Ньюмен вздрогнул. С самого утра он ни разу не вспомнил ни о Валентине, ни о его делах за швейцарской границей. Сообразив это, Ньюмен снова пришел в волнение и поспешно распрощался. Выйдя от миссис Тристрам, он направился прямо домой, где на столе в прихожей нашел телеграмму: «Серьезно болен пожалуйста приезжайте как можно скорей В. Б.». В телеграмме было указано место и время отправления.
Ньюмен застонал — и от ужасных новостей, и от необходимости отложить поездку во Флерьер. Однако тут же набросал мадам де Сентре несколько строк — на большее времени не оставалось:
«Я не отступлюсь от Вас и не могу поверить, что Вы искренне отступились от меня. Я ничего не понимаю, но мы вместе все выясним. Не могу сегодня же следовать за Вами — должен ехать к другу, который серьезно заболел, может быть, даже при смерти. Но буду у Вас, как только смогу его оставить. Должен ли я скрывать, что речь идет о Вашем брате? К. Н.»
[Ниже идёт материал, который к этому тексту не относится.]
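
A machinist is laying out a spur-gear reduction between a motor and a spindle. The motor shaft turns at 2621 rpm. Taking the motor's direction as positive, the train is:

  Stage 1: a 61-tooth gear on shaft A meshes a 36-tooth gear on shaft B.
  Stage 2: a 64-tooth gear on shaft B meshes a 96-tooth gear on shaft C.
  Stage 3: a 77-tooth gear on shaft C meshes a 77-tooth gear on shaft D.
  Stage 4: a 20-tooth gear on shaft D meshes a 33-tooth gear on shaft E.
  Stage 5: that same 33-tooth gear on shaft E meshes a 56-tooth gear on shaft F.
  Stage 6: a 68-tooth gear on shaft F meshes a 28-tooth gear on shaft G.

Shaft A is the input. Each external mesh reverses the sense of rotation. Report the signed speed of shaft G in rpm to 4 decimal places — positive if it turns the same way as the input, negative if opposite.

Stage 1 [61T→36T]: ω = 2621.0000×61/36 = 4441.1389 rpm, dir flips to −; running = −4441.1389
Stage 2 [64T→96T]: ω = 4441.1389×64/96 = 2960.7593 rpm, dir flips to +; running = +2960.7593
Stage 3 [77T→77T]: ω = 2960.7593×77/77 = 2960.7593 rpm, dir flips to −; running = −2960.7593
Stage 4 [20T→33T]: ω = 2960.7593×20/33 = 1794.3996 rpm, dir flips to +; running = +1794.3996
Stage 5 [33T→56T]: ω = 1794.3996×33/56 = 1057.4140 rpm, dir flips to −; running = −1057.4140
Stage 6 [68T→28T]: ω = 1057.4140×68/28 = 2568.0055 rpm, dir flips to +; running = +2568.0055

+2568.0055 rpm (same as input, |ω| = 2568.0055 rpm)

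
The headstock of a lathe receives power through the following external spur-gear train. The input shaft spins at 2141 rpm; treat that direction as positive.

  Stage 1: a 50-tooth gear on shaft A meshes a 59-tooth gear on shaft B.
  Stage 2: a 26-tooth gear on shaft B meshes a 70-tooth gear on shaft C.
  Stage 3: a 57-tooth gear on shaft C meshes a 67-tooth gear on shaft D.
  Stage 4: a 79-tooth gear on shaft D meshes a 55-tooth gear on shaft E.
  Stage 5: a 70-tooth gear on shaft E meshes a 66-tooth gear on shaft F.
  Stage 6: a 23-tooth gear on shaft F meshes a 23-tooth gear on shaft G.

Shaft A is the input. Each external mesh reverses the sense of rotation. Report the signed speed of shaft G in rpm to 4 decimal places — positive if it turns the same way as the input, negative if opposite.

+873.4308 rpm (same as input, |ω| = 873.4308 rpm)

Stage 1 [50T→59T]: ω = 2141.0000×50/59 = 1814.4068 rpm, dir flips to −; running = −1814.4068
Stage 2 [26T→70T]: ω = 1814.4068×26/70 = 673.9225 rpm, dir flips to +; running = +673.9225
Stage 3 [57T→67T]: ω = 673.9225×57/67 = 573.3371 rpm, dir flips to −; running = −573.3371
Stage 4 [79T→55T]: ω = 573.3371×79/55 = 823.5205 rpm, dir flips to +; running = +823.5205
Stage 5 [70T→66T]: ω = 823.5205×70/66 = 873.4308 rpm, dir flips to −; running = −873.4308
Stage 6 [23T→23T]: ω = 873.4308×23/23 = 873.4308 rpm, dir flips to +; running = +873.4308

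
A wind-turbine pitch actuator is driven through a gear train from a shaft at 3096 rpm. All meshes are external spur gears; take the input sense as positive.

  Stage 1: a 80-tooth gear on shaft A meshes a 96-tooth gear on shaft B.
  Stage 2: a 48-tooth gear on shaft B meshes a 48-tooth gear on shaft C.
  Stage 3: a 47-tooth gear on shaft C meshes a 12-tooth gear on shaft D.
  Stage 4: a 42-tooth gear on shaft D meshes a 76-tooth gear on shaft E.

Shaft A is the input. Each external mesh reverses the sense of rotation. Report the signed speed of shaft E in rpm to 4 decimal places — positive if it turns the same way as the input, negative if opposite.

Stage 1 [80T→96T]: ω = 3096.0000×80/96 = 2580.0000 rpm, dir flips to −; running = −2580.0000
Stage 2 [48T→48T]: ω = 2580.0000×48/48 = 2580.0000 rpm, dir flips to +; running = +2580.0000
Stage 3 [47T→12T]: ω = 2580.0000×47/12 = 10105.0000 rpm, dir flips to −; running = −10105.0000
Stage 4 [42T→76T]: ω = 10105.0000×42/76 = 5584.3421 rpm, dir flips to +; running = +5584.3421

+5584.3421 rpm (same as input, |ω| = 5584.3421 rpm)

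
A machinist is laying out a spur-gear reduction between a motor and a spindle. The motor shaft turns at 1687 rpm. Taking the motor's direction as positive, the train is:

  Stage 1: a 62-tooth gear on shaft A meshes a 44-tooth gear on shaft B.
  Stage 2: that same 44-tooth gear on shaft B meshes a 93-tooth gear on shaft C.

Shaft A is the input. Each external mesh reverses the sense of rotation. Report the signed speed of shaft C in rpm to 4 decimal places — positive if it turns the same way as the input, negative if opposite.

Stage 1 [62T→44T]: ω = 1687.0000×62/44 = 2377.1364 rpm, dir flips to −; running = −2377.1364
Stage 2 [44T→93T]: ω = 2377.1364×44/93 = 1124.6667 rpm, dir flips to +; running = +1124.6667

+1124.6667 rpm (same as input, |ω| = 1124.6667 rpm)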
Закончив письмо, Ньюмен едва успел на ночной экспресс, идущий в Женеву.
Глава девятнадцатая
Ньюмен обладал редким талантом сколько угодно сидеть неподвижно, если того требовала необходимость, и на пути в Швейцарию у него был случай пустить этот дар в ход. Ночь шла, но заснуть он не мог, один час сменялся другим, а он все сидел в углу купе, не шевелясь, закрыв глаза, и даже самый наблюдательный из его спутников позавидовал бы столь крепкому сну. К утру, однако, сон все же сморил его, не столько из-за телесной, сколько из-за душевной усталости. Проспав несколько часов, Ньюмен проснулся, и его взгляду представились покрытые снегом вершины Юры, [130] а за ними розовеющее рассветное небо. Но он не удостоил вниманием ни холодные снежные горы, ни залитое теплым розовым светом небо — стоило ему открыть глаза, как в нем снова ожила обида. За полчаса до Женевы он сошел с поезда на станции, указанной в телеграмме Валентина. На платформе в холодной утренней полутьме он увидел сонного станционного смотрителя в надвинутом на самые глаза капюшоне, с фонарем в руках и рядом с ним джентльмена, который сразу сделал шаг навстречу нашему герою. Это был человек лет сорока, высокий, сухощавый, темноглазый, с бледным лицом, аккуратно подстриженными усиками и новыми перчатками в руках. Не меняя серьезного выражения лица, он снял шляпу и произнес фамилию Ньюмена. Наш герой подтвердил, что это он, и спросил:
130
Юра — система гор и плато в Западной Европе, здесь имеется в виду ее французско-швейцарская часть.
— Вы друг месье де Беллегарда?
— Осмелюсь разделить с вами печальную честь так называться, — ответил джентльмен. — Я и месье де Грожуайо — он сейчас сидит у постели графа — предоставили себя в распоряжение месье де Беллегарда в этом прискорбном деле. Месье де Грожуайо, как я понял, имел удовольствие встречаться с вами в Париже, но он лучше, чем я, справляется с обязанностями сиделки и потому остался с нашим бедным другом. Беллегард ждет вас с нетерпением.
— Как он? — спросил Ньюмен. — Рана тяжелая?